6月23日告示、7月2日投開票の都議選の最大の争点となる築地市場の豊洲新市場への移転をめぐって、都議会各会派の公約が鮮明になった(下表)。

(※6月20日、小池百合子都知事は都庁で臨時に行われた記者会見にて市場を豊洲に移す意向を明らかにした。)

都議選各会派の態度_豊洲新市場への移転_修正

5月18日、土壌汚染対策を議論する東京都の専門家会議が開催され、平田健正座長は、都が4月に実施した調査では豊洲新市場の地下水から環境基準の100倍のベンゼンが検出されたことを受けて「(豊洲の地下水を)環境基準以下にすることはできない」と発言した。専門家会議は汚染地下水があることを前提とした地下空間を遮蔽するなどの対策を報告する予定だったが、会議は紛糾し、打ち切りとなった。

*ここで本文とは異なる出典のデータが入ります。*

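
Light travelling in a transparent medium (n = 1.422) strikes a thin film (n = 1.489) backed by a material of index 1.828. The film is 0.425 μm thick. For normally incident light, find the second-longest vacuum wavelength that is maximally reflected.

At the upper boundary (n = 1.422 to n = 1.489) the reflected ray undergoes a half-wave phase shift.
At the lower boundary (n = 1.489 to n = 1.828) the reflected ray undergoes a half-wave phase shift.
The two reflections carry the same phase change, so no net offset.
So the condition for constructive reflection is 2 n t = m λ.
λ = 2 n t / m. The second-longest wavelength is m = 2: λ = 2 × 1.489 × 425 / 2.00 = 633 nm.

633 nm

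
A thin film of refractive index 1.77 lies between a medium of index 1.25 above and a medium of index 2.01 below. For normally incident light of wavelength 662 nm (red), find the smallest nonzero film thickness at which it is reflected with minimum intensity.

Top surface (1.25 → 1.77): reflection off a higher-index medium gives a half-wave phase shift.
Ray reflecting at the bottom interface goes from n = 1.77 toward n = 2.01: a half-wave phase shift.
The two reflections carry the same phase change, so no net offset.
For minimum reflection here: 2 n t = (m + ½) λ.
Minimum at m = 0: t = λ / (4 n) = 662 / (4 × 1.77) = 93.5 nm.

93.5 nm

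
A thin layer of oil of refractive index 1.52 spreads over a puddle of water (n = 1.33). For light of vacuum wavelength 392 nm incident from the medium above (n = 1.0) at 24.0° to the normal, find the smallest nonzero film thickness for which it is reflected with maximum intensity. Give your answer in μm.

0.0669 μm

At the upper boundary (n = 1.0 to n = 1.52) the reflected ray undergoes a half-wave phase shift.
Bottom surface (1.52 → 1.33): reflection off a lower-index medium gives no phase shift.
The two reflections differ by half a wavelength.
With one net inversion, constructive interference in reflection requires 2 n t cos θ_r = (m + ½) λ.
Snell's law: 1.0 sin 24.0° = 1.52 sin θ_r → sin θ_r = 0.268, cos θ_r = 0.964.
Minimum at m = 0: t = λ / (4 n cos θ_r) = 392 / (4 × 1.52 × 0.964) = 66.9 nm.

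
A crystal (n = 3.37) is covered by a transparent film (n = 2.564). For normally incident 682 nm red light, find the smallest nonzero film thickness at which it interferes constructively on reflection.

133 nm

At the upper boundary (n = 1.0 to n = 2.564) the reflected ray undergoes a half-wave phase shift.
Ray reflecting at the bottom interface goes from n = 2.564 toward n = 3.37: a half-wave phase shift.
The two reflections carry the same phase change, so no net offset.
So the condition for constructive reflection is 2 n t = m λ.
Minimum nonzero at m = 1: t = λ / (2 n) = 682 / (2 × 2.564) = 133 nm.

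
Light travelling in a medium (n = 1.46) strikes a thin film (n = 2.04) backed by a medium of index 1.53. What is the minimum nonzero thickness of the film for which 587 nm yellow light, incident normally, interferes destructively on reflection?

Top surface (1.46 → 2.04): reflection off a higher-index medium gives a half-wave phase shift.
At the lower boundary (n = 2.04 to n = 1.53) the reflected ray undergoes no phase shift.
The two reflections differ by half a wavelength.
So the condition for destructive reflection is 2 n t = m λ.
Minimum nonzero at m = 1: t = λ / (2 n) = 587 / (2 × 2.04) = 144 nm.

144 nm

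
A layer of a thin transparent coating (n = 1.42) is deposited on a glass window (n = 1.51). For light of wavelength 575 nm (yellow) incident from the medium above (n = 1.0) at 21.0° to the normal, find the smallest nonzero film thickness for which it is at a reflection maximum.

Top surface (1.0 → 1.42): reflection off a higher-index medium gives a half-wave phase shift.
At the lower boundary (n = 1.42 to n = 1.51) the reflected ray undergoes a half-wave phase shift.
Zero or two π shifts → no net half-wave offset.
With no net inversion, constructive interference in reflection requires 2 n t cos θ_r = m λ.
Snell's law: 1.0 sin 21.0° = 1.42 sin θ_r → sin θ_r = 0.252, cos θ_r = 0.968.
Minimum nonzero at m = 1: t = λ / (2 n cos θ_r) = 575 / (2 × 1.42 × 0.968) = 209 nm.

209 nm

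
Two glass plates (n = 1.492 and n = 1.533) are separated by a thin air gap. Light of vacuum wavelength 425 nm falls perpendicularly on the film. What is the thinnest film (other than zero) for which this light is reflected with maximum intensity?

At the upper boundary (n = 1.492 to n = 1.0) the reflected ray undergoes no phase shift.
Bottom surface (1.0 → 1.533): reflection off a higher-index medium gives a half-wave phase shift.
Exactly one π shift → a net half-wave offset.
So the condition for constructive reflection is 2 n t = (m + ½) λ.
Minimum at m = 0: t = λ / (4 n) = 425 / (4 × 1.0) = 106 nm.

106 nm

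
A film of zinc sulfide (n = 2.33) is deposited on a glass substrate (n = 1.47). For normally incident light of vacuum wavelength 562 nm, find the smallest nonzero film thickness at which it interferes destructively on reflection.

121 nm

Top surface (1.0 → 2.33): reflection off a higher-index medium gives a half-wave phase shift.
At the lower boundary (n = 2.33 to n = 1.47) the reflected ray undergoes no phase shift.
Exactly one π shift → a net half-wave offset.
So the condition for destructive reflection is 2 n t = m λ.
Minimum nonzero at m = 1: t = λ / (2 n) = 562 / (2 × 2.33) = 121 nm.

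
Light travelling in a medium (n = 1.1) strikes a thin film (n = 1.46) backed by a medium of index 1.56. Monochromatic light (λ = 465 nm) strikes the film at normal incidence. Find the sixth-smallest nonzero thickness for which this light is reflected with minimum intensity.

876 nm

Top surface (1.1 → 1.46): reflection off a higher-index medium gives a half-wave phase shift.
Ray reflecting at the bottom interface goes from n = 1.46 toward n = 1.56: a half-wave phase shift.
Zero or two π shifts → no net half-wave offset.
So the condition for destructive reflection is 2 n t = (m + ½) λ.
The sixth-smallest nonzero thickness corresponds to m = 5: t = (m + ½) λ / (2 n) = 5.50 × 465 / (2 × 1.46) = 876 nm.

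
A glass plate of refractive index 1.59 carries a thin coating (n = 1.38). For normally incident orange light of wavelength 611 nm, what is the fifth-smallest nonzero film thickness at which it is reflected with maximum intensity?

Ray reflecting at the top interface goes from n = 1.0 toward n = 1.38: a half-wave phase shift.
Ray reflecting at the bottom interface goes from n = 1.38 toward n = 1.59: a half-wave phase shift.
Zero or two π shifts → no net half-wave offset.
For bright reflection here: 2 n t = m λ.
The fifth-smallest nonzero thickness corresponds to m = 5: t = m λ / (2 n) = 5.00 × 611 / (2 × 1.38) = 1107 nm.

1107 nm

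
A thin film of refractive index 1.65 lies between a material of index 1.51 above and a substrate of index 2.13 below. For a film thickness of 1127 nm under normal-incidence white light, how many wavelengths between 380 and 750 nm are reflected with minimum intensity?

Top surface (1.51 → 1.65): reflection off a higher-index medium gives a half-wave phase shift.
Ray reflecting at the bottom interface goes from n = 1.65 toward n = 2.13: a half-wave phase shift.
Zero or two π shifts → no net half-wave offset.
With no net inversion, destructive interference in reflection requires 2 n t = (m + ½) λ.
λ = 2 n t / (m + ½) = 3719 / (m + ½) nm.
m=4: 826 nm (IR); m=5: 676 nm (visible); m=6: 572 nm (visible); m=7: 496 nm (visible); m=8: 438 nm (visible); m=9: 391 nm (visible); m=10: 354 nm (UV).

5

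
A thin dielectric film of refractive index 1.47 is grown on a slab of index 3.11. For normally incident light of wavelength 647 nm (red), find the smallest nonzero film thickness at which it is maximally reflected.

220 nm

Ray reflecting at the top interface goes from n = 1.0 toward n = 1.47: a half-wave phase shift.
Bottom surface (1.47 → 3.11): reflection off a higher-index medium gives a half-wave phase shift.
Zero or two π shifts → no net half-wave offset.
For maximum reflection here: 2 n t = m λ.
Minimum nonzero at m = 1: t = λ / (2 n) = 647 / (2 × 1.47) = 220 nm.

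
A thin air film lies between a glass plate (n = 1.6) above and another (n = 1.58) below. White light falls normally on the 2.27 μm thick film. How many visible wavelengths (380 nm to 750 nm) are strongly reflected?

6

At the upper boundary (n = 1.6 to n = 1.0) the reflected ray undergoes no phase shift.
Bottom surface (1.0 → 1.58): reflection off a higher-index medium gives a half-wave phase shift.
Exactly one π shift → a net half-wave offset.
So the condition for constructive reflection is 2 n t = (m + ½) λ.
λ = 2 n t / (m + ½) = 4540 / (m + ½) nm.
m=5: 825 nm (IR); m=6: 698 nm (visible); m=7: 605 nm (visible); m=8: 534 nm (visible); m=9: 478 nm (visible); m=10: 432 nm (visible); m=11: 395 nm (visible); m=12: 363 nm (UV).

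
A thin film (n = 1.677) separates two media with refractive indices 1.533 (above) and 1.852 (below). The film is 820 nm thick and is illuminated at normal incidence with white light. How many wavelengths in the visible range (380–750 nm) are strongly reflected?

Ray reflecting at the top interface goes from n = 1.533 toward n = 1.677: a half-wave phase shift.
At the lower boundary (n = 1.677 to n = 1.852) the reflected ray undergoes a half-wave phase shift.
Zero or two π shifts → no net half-wave offset.
With no net inversion, constructive interference in reflection requires 2 n t = m λ.
λ = 2 n t / m = 2750 / m nm.
m=3: 917 nm (IR); m=4: 688 nm (visible); m=5: 550 nm (visible); m=6: 458 nm (visible); m=7: 393 nm (visible); m=8: 344 nm (UV).

4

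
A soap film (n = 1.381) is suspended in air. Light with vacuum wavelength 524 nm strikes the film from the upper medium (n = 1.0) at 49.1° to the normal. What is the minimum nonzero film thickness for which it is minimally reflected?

227 nm

Ray reflecting at the top interface goes from n = 1.0 toward n = 1.381: a half-wave phase shift.
Bottom surface (1.381 → 1.0): reflection off a lower-index medium gives no phase shift.
Exactly one π shift → a net half-wave offset.
For dark reflection here: 2 n t cos θ_r = m λ.
Snell's law: 1.0 sin 49.1° = 1.381 sin θ_r → sin θ_r = 0.547, cos θ_r = 0.837.
Minimum nonzero at m = 1: t = λ / (2 n cos θ_r) = 524 / (2 × 1.381 × 0.837) = 227 nm.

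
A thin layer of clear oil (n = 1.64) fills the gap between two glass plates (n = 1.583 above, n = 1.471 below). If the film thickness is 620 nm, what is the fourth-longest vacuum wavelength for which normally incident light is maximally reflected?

581 nm

At the upper boundary (n = 1.583 to n = 1.64) the reflected ray undergoes a half-wave phase shift.
Bottom surface (1.64 → 1.471): reflection off a lower-index medium gives no phase shift.
Net: one phase inversion between the two reflected rays.
So the condition for constructive reflection is 2 n t = (m + ½) λ.
λ = 2 n t / (m + ½). The fourth-longest wavelength is m = 3: λ = 2 × 1.64 × 620 / 3.50 = 581 nm.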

都は、豊洲新市場予定地の土壌汚染対策として、無害化された安全な状態での開場と、東京ガスによる操業由来の汚染をすべて除去、浄化し、土壌と地下水も環境基準以下にすることを都民と都議会に約束してきた。業者からは「豊洲移転の合意条件が達成されていないのだから手続きをやり直すべきだ」「約束違反への説明・謝罪がないまま、対策案を説明するのはまちがっている」などの批判が相次いでいる。

6月1日、小池百合子知事は所信表明で豊洲新市場の土壌有害物質について、「無害化」が達成できていないことを「都知事としておわびする」と都民に陳謝した。これは豊洲移転の前提である「無害化された安全な状態」とは程遠いことを知事自身が認めたことに他ならない。改めて、石原慎太郎、猪瀬直樹、舛添要一の歴代3知事と移転を推進してきた都議会会派、東京都の責任が厳しく問われている。

小池都知事が自民党に離党届を提出し「都民ファーストの会」の代表に就任するなど、都議選に向けた動きが加速している。都議会各会派と都議選候補者の医療・福祉政策にも注目し、公約・行動をしっかりと見極めたい。